Be your own “menu detective,” and ask questions. Beware of hidden sources of gluten. The word “crispy” often means breaded or dusted with flour and fried or deep-fried. Marinades and salad dressings can include soy sauce or malt vinegar. Some soup broths include gluten-containing ingredients. The more you learn to decode menus—and continue to ask questions, because menus never list all the ingredients—the better you will get at protecting yourself when you dine out. See page 68 for a list of common gluten-containing culprits.

Ask your server to inform the chef of your medical issue when your order is placed. Bring a gluten dining card (available at,, and other sources) to share with the chef and clarify what you can and cannot eat. This tool is especially helpful if there is a language barrier between you and the staff. Or just make a verbal request to ensure the message makes it to the head of the kitchen.

When in doubt, stick with simple dishes. The more straightforward the dish and its ingredients, the less likely the chance of gluten sneaking into your meal.

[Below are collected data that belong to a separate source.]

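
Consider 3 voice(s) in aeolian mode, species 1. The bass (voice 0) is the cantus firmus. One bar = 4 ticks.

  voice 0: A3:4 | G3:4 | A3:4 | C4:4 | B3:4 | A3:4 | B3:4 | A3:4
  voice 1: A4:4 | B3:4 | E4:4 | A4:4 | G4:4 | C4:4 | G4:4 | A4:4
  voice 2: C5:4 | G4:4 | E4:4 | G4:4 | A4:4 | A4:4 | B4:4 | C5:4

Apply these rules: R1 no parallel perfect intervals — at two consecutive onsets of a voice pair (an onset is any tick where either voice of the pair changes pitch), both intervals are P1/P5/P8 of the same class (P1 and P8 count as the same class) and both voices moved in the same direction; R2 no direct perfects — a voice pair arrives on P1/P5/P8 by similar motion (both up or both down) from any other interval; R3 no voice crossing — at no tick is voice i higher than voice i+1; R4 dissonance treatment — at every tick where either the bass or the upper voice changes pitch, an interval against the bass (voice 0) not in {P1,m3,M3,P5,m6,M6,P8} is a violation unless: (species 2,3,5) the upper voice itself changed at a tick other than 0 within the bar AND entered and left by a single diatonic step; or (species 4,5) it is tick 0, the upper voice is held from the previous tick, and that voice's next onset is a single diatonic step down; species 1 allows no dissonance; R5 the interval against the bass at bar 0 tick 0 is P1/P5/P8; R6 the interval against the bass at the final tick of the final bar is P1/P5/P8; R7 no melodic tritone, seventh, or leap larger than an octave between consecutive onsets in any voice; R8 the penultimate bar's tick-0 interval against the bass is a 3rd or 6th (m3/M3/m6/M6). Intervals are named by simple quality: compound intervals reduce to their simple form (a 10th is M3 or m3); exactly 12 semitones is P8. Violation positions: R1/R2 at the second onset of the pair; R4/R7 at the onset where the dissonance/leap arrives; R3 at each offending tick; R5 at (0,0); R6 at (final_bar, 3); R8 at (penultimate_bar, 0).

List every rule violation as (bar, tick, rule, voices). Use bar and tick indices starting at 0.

(0, 0, R5, (0, 2))
(1, 0, R2, (0, 2))
(1, 0, R7, (1,))
(2, 0, R2, (0, 1))
(3, 0, R1, (0, 2))
(3, 0, R3, (1, 2))
(3, 1, R3, (1, 2))
(3, 2, R3, (1, 2))
(3, 3, R3, (1, 2))
(4, 0, R4, (0, 2))
(6, 0, R1, (0, 2))
(6, 0, R8, (0, 2))
(7, 3, R6, (0, 2))

bar 0: v0=A3 v1=A4 v2=C5 downbeat m3
bar 1: v0=G3 v1=B3 v2=G4 downbeat P8
bar 2: v0=A3 v1=E4 v2=E4 downbeat P5
bar 3: v0=C4 v1=A4 v2=G4 downbeat P5
bar 4: v0=B3 v1=G4 v2=A4 downbeat m7
bar 5: v0=A3 v1=C4 v2=A4 downbeat P8
bar 6: v0=B3 v1=G4 v2=B4 downbeat P8
bar 7: v0=A3 v1=A4 v2=C5 downbeat m3
  -> R5 @ bar 0 tick 0 v(0, 2): opens on m3
  -> R2 @ bar 1 tick 0 v(0, 2): A3/C5 m3 -> G3/G4 P8 similar
  -> R7 @ bar 1 tick 0 v(1,): A4->B3 leap 10st
  -> R2 @ bar 2 tick 0 v(0, 1): G3/B3 M3 -> A3/E4 P5 similar
  -> R1 @ bar 3 tick 0 v(0, 2): A3/E4 P5 -> C4/G4 P5 similar
  -> R3 @ bar 3 tick 0 v(1, 2): A4 above G4
  -> R3 @ bar 3 tick 1 v(1, 2): A4 above G4
  -> R3 @ bar 3 tick 2 v(1, 2): A4 above G4
  -> R3 @ bar 3 tick 3 v(1, 2): A4 above G4
  -> R4 @ bar 4 tick 0 v(0, 2): B3/A4 m7 untreated
  -> R1 @ bar 6 tick 0 v(0, 2): A3/A4 P8 -> B3/B4 P8 similar
  -> R8 @ bar 6 tick 0 v(0, 2): penult P8 not 3rd/6th
  -> R6 @ bar 7 tick 3 v(0, 2): closes on m3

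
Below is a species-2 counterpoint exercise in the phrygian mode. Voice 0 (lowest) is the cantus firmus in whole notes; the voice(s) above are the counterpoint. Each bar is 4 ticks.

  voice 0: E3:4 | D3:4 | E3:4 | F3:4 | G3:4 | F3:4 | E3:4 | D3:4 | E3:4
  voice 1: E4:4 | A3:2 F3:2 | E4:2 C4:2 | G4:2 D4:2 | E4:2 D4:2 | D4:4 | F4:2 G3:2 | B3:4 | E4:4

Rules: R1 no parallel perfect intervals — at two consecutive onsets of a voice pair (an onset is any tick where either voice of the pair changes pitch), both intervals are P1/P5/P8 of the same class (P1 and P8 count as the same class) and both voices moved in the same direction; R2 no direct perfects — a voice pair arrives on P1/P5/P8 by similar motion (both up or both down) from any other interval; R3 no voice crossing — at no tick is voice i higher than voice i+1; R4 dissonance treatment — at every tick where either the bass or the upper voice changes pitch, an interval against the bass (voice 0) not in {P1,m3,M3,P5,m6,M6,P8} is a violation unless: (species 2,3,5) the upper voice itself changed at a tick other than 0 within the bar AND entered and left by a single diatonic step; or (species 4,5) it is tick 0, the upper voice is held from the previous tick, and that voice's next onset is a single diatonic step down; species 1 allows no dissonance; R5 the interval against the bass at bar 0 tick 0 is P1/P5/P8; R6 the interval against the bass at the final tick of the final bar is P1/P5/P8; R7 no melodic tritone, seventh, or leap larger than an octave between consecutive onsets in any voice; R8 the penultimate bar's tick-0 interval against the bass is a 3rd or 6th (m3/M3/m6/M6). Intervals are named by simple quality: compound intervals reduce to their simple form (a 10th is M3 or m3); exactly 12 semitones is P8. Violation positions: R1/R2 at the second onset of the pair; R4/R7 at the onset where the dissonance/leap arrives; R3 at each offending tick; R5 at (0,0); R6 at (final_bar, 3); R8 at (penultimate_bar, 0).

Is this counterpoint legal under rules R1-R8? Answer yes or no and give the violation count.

No (7 violations)

bar 0: v0=E3 v1=E4 (P8)
bar 1: v0=D3 v1=A3 (P5)
bar 2: v0=E3 v1=E4 (P8)
bar 3: v0=F3 v1=G4 (M2)
bar 4: v0=G3 v1=E4 (M6)
bar 5: v0=F3 v1=D4 (M6)
bar 6: v0=E3 v1=F4 (m2)
bar 7: v0=D3 v1=B3 (M6)
bar 8: v0=E3 v1=E4 (P8)
  R2 @ bar1.0: E3/E4 P8 -> D3/A3 P5 similar
  R2 @ bar2.0: D3/F3 m3 -> E3/E4 P8 similar
  R7 @ bar2.0: F3->E4 leap 11st
  R4 @ bar3.0: F3/G4 M2 untreated
  R4 @ bar6.0: E3/F4 m2 untreated
  R7 @ bar6.2: F4->G3 leap 10st
  R2 @ bar8.0: D3/B3 M6 -> E3/E4 P8 similar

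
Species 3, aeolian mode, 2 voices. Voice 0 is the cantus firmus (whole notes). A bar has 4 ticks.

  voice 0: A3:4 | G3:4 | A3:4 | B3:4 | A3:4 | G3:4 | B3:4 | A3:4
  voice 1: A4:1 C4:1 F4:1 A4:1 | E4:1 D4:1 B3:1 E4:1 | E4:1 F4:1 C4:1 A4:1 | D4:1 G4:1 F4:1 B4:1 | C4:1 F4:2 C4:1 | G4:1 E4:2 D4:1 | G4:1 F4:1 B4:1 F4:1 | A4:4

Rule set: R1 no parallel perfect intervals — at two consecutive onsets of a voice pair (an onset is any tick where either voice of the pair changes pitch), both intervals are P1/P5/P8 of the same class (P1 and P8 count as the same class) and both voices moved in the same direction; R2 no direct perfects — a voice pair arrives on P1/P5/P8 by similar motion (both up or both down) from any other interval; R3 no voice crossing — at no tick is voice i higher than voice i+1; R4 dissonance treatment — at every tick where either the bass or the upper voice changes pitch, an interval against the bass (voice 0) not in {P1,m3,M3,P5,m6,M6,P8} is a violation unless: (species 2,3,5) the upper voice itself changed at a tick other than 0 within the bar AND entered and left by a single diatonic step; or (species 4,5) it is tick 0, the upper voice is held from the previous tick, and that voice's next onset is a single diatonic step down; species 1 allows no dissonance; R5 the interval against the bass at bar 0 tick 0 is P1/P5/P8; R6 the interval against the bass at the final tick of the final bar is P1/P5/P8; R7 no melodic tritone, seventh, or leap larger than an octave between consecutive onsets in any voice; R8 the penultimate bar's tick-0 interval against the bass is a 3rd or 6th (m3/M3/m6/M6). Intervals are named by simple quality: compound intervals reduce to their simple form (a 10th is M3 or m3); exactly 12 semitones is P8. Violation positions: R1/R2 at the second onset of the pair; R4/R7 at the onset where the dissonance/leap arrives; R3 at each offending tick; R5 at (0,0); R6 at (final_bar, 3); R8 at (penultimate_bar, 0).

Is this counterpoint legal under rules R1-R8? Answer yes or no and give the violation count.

bar 0: v0=A3 v1=A4 (P8)
bar 1: v0=G3 v1=E4 (M6)
bar 2: v0=A3 v1=E4 (P5)
bar 3: v0=B3 v1=D4 (m3)
bar 4: v0=A3 v1=C4 (m3)
bar 5: v0=G3 v1=G4 (P8)
bar 6: v0=B3 v1=G4 (m6)
bar 7: v0=A3 v1=A4 (P8)
  R4 @ bar3.2: B3/F4 TT untreated
  R7 @ bar3.3: F4->B4 leap 6st
  R7 @ bar4.0: B4->C4 leap 11st
  R4 @ bar6.1: B3/F4 TT untreated
  R7 @ bar6.2: F4->B4 leap 6st
  R4 @ bar6.3: B3/F4 TT untreated
  R7 @ bar6.3: B4->F4 leap 6st

No (7 violations)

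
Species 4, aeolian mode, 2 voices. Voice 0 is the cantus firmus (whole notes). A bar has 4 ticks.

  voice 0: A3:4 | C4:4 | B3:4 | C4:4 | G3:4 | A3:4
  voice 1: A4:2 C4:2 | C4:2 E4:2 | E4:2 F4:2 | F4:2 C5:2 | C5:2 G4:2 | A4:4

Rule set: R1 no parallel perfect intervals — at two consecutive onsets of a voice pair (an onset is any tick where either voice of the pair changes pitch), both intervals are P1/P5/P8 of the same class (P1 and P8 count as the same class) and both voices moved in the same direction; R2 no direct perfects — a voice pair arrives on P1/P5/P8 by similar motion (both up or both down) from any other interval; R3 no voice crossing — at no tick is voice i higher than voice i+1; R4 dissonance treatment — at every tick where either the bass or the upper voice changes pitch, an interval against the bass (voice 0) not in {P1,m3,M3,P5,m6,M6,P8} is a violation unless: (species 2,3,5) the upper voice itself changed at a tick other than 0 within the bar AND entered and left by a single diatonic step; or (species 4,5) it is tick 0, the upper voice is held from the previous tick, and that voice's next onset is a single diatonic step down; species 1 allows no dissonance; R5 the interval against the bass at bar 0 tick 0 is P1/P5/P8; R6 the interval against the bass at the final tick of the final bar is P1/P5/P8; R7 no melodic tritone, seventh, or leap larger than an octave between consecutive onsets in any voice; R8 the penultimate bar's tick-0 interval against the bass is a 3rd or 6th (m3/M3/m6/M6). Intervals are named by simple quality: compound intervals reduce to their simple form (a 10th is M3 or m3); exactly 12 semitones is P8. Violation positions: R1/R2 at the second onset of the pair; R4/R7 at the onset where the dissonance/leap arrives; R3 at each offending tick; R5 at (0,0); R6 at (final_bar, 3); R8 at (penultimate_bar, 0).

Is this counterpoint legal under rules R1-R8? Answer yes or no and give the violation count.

No (6 violations)

bar 0: v0=A3 v1=A4 (P8)
bar 1: v0=C4 v1=C4 (P1)
bar 2: v0=B3 v1=E4 (P4)
bar 3: v0=C4 v1=F4 (P4)
bar 4: v0=G3 v1=C5 (P4)
bar 5: v0=A3 v1=A4 (P8)
  R4 @ bar2.0: B3/E4 P4 untreated
  R4 @ bar2.2: B3/F4 TT untreated
  R4 @ bar3.0: C4/F4 P4 untreated
  R4 @ bar4.0: G3/C5 P4 untreated
  R8 @ bar4.0: penult P4 not 3rd/6th
  R1 @ bar5.0: G3/G4 P8 -> A3/A4 P8 similar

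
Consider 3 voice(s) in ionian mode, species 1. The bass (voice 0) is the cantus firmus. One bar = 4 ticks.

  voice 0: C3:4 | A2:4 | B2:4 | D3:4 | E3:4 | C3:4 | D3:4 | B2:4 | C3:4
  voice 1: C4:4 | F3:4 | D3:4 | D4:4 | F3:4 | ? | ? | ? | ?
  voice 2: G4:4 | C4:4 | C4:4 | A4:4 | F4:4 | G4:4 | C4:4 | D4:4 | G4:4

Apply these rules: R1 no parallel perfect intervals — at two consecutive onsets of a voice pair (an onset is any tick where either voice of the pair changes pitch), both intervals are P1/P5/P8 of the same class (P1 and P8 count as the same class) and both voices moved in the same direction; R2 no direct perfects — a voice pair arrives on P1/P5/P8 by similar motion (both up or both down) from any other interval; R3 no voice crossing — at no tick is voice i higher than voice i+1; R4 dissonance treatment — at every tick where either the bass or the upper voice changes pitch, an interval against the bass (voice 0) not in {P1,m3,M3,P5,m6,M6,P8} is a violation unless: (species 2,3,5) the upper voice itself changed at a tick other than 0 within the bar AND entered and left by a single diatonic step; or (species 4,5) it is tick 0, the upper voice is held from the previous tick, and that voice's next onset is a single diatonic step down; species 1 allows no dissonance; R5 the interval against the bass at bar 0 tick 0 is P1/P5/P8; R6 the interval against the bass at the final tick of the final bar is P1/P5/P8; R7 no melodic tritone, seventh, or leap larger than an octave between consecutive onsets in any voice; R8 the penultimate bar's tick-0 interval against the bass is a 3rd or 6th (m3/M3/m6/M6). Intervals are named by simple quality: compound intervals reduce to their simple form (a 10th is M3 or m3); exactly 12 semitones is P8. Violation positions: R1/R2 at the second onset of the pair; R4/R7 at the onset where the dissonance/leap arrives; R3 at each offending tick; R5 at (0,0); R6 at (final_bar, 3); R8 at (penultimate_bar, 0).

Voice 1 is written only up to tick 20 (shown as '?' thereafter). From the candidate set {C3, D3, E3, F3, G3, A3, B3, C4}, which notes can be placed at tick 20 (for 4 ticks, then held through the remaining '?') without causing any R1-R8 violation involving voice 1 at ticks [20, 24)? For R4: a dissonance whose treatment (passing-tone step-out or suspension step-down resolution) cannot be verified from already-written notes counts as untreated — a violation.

{A3, E3}

C3: violates R2
D3: violates R4
E3: legal
F3: violates R4
G3: violates R1
A3: legal
B3: violates R4,R7
C4: violates R2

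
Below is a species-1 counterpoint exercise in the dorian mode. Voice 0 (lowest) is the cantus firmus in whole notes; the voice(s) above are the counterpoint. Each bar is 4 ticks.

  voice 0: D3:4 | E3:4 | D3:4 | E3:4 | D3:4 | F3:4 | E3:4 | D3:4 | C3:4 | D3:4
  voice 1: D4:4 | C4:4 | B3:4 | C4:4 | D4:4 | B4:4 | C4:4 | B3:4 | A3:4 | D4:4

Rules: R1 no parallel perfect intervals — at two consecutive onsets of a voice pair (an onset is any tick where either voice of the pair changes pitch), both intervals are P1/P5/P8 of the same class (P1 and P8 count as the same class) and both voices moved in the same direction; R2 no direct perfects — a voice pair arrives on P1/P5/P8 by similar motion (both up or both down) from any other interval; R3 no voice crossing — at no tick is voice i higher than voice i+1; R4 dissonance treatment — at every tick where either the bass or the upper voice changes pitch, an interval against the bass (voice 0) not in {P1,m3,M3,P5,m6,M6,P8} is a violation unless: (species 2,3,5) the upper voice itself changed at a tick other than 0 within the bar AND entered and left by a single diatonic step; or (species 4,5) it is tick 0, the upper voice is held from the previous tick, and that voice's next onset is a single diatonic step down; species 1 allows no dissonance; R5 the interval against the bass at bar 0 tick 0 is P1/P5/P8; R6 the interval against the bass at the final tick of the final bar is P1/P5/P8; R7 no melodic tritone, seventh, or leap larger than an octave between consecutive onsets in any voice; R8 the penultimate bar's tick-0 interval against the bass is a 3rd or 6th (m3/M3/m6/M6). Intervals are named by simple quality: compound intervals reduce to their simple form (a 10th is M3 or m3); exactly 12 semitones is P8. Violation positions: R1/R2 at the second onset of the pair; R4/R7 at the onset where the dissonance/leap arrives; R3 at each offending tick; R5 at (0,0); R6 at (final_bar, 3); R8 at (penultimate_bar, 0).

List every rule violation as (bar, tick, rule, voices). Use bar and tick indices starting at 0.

(5, 0, R4, (0, 1))
(6, 0, R7, (1,))
(9, 0, R2, (0, 1))

bar 0: v0=D3 v1=D4 downbeat P8
bar 1: v0=E3 v1=C4 downbeat m6
bar 2: v0=D3 v1=B3 downbeat M6
bar 3: v0=E3 v1=C4 downbeat m6
bar 4: v0=D3 v1=D4 downbeat P8
bar 5: v0=F3 v1=B4 downbeat TT
bar 6: v0=E3 v1=C4 downbeat m6
bar 7: v0=D3 v1=B3 downbeat M6
bar 8: v0=C3 v1=A3 downbeat M6
bar 9: v0=D3 v1=D4 downbeat P8
  -> R4 @ bar 5 tick 0 v(0, 1): F3/B4 TT untreated
  -> R7 @ bar 6 tick 0 v(1,): B4->C4 leap 11st
  -> R2 @ bar 9 tick 0 v(0, 1): C3/A3 M6 -> D3/D4 P8 similar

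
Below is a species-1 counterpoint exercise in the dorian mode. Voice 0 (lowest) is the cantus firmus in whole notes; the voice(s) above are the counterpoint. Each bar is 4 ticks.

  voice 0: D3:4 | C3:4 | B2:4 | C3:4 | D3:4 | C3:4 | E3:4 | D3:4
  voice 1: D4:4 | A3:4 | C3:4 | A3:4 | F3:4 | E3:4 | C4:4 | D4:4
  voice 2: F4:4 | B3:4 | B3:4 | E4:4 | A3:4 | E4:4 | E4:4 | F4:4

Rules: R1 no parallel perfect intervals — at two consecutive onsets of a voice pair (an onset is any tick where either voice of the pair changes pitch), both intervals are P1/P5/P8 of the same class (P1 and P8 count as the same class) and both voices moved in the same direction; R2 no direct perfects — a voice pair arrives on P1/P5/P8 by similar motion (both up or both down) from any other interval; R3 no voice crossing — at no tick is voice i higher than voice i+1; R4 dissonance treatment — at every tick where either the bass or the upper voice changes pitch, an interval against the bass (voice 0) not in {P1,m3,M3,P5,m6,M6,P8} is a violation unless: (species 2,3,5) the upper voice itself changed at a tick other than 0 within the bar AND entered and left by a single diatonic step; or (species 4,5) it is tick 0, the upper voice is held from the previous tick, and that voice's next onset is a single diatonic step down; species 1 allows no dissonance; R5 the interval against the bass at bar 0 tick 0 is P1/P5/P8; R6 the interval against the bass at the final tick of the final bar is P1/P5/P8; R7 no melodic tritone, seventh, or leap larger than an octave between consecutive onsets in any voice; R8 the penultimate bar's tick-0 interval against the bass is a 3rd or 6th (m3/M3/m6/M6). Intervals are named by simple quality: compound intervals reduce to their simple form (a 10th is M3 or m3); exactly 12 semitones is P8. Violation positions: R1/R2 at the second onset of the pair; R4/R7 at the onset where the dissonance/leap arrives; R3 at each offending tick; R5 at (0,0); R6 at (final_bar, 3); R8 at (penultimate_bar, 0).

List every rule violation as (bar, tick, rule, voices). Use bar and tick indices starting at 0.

(0, 0, R5, (0, 2))
(1, 0, R4, (0, 2))
(1, 0, R7, (2,))
(2, 0, R4, (0, 1))
(3, 0, R2, (1, 2))
(6, 0, R8, (0, 2))
(7, 3, R6, (0, 2))

bar 0: v0=D3 v1=D4 v2=F4 downbeat m3
bar 1: v0=C3 v1=A3 v2=B3 downbeat M7
bar 2: v0=B2 v1=C3 v2=B3 downbeat P8
bar 3: v0=C3 v1=A3 v2=E4 downbeat M3
bar 4: v0=D3 v1=F3 v2=A3 downbeat P5
bar 5: v0=C3 v1=E3 v2=E4 downbeat M3
bar 6: v0=E3 v1=C4 v2=E4 downbeat P8
bar 7: v0=D3 v1=D4 v2=F4 downbeat m3
  -> R5 @ bar 0 tick 0 v(0, 2): opens on m3
  -> R4 @ bar 1 tick 0 v(0, 2): C3/B3 M7 untreated
  -> R7 @ bar 1 tick 0 v(2,): F4->B3 leap 6st
  -> R4 @ bar 2 tick 0 v(0, 1): B2/C3 m2 untreated
  -> R2 @ bar 3 tick 0 v(1, 2): C3/B3 M7 -> A3/E4 P5 similar
  -> R8 @ bar 6 tick 0 v(0, 2): penult P8 not 3rd/6th
  -> R6 @ bar 7 tick 3 v(0, 2): closes on m3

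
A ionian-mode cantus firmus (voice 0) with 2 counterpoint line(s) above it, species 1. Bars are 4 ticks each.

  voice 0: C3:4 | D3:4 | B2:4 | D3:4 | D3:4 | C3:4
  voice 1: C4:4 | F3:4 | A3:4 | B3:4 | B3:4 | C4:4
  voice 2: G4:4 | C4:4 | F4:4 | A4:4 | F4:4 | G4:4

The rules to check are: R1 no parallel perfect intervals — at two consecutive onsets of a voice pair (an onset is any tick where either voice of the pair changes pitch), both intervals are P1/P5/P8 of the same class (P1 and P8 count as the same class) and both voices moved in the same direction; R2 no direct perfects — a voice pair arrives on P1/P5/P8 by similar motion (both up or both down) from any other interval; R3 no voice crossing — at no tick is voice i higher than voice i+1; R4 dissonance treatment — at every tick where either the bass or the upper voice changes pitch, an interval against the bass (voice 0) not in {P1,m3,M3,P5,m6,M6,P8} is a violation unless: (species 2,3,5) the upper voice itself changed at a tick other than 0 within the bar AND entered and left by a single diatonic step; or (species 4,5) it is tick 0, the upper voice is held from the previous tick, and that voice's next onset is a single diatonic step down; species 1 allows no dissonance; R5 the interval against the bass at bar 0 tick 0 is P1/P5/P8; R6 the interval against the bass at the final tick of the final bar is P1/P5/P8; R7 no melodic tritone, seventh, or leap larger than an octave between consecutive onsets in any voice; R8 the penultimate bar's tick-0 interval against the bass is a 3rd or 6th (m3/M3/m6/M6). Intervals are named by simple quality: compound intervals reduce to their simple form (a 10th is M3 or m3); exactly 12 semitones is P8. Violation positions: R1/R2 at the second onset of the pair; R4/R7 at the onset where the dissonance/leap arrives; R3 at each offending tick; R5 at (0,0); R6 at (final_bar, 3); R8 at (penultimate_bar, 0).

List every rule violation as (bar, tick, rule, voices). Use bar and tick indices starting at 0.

bar 0: v0=C3 v1=C4 v2=G4 downbeat P5
bar 1: v0=D3 v1=F3 v2=C4 downbeat m7
bar 2: v0=B2 v1=A3 v2=F4 downbeat TT
bar 3: v0=D3 v1=B3 v2=A4 downbeat P5
bar 4: v0=D3 v1=B3 v2=F4 downbeat m3
bar 5: v0=C3 v1=C4 v2=G4 downbeat P5
  -> R1 @ bar 1 tick 0 v(1, 2): C4/G4 P5 -> F3/C4 P5 similar
  -> R4 @ bar 1 tick 0 v(0, 2): D3/C4 m7 untreated
  -> R4 @ bar 2 tick 0 v(0, 1): B2/A3 m7 untreated
  -> R4 @ bar 2 tick 0 v(0, 2): B2/F4 TT untreated
  -> R2 @ bar 3 tick 0 v(0, 2): B2/F4 TT -> D3/A4 P5 similar
  -> R2 @ bar 5 tick 0 v(1, 2): B3/F4 TT -> C4/G4 P5 similar

(1, 0, R1, (1, 2))
(1, 0, R4, (0, 2))
(2, 0, R4, (0, 1))
(2, 0, R4, (0, 2))
(3, 0, R2, (0, 2))
(5, 0, R2, (1, 2))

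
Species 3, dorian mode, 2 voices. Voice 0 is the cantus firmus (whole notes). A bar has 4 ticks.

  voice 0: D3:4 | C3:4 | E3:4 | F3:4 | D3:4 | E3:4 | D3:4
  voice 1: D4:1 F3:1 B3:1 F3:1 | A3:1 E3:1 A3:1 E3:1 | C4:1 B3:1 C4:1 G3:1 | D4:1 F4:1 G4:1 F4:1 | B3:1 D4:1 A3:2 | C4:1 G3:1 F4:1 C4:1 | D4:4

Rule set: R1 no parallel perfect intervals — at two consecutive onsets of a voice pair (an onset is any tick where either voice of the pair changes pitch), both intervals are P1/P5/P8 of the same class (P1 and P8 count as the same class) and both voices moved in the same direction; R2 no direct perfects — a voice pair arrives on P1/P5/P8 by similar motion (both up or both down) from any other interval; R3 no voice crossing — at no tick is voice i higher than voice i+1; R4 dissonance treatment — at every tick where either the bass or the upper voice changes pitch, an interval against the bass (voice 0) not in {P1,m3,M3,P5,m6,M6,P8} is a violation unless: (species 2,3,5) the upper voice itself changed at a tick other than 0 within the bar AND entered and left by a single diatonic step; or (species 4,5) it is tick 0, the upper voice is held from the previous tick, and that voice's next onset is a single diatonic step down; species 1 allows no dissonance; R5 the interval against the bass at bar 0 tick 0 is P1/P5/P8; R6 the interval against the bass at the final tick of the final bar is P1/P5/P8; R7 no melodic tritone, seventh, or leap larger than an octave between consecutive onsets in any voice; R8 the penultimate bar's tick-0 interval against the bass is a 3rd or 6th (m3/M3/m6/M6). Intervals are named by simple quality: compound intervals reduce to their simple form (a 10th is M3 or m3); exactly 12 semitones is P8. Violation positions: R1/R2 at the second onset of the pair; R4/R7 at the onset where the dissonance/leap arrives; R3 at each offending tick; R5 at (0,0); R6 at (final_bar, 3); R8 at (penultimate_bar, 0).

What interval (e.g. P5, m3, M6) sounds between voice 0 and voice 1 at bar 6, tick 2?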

When your order arrives, confirm that it was prepared correctly before you start eating. If your salad comes crowned with croutons, you can see that something’s amiss. But gluten can hide in a variety of ingredients and preparation methods. It’s always better to be safe than sorry.

When in doubt, don’t eat! There’s no way around it: If you are uncomfortable or know the staff is ill equipped to provide a safe meal, despite assurances otherwise, be prepared to politely leave.

After the Visit

Become a regular. Find local restaurants you like, and that understand your dietary needs, and visit them often. The staff will get to know you, and you will learn which items on the menu can be prepared safely. Be grateful to and reward generously the staff members who take your dietary restriction seriously and help you to enjoy your meal safely. Tell your friends—better yet, invite them to join you for dinner!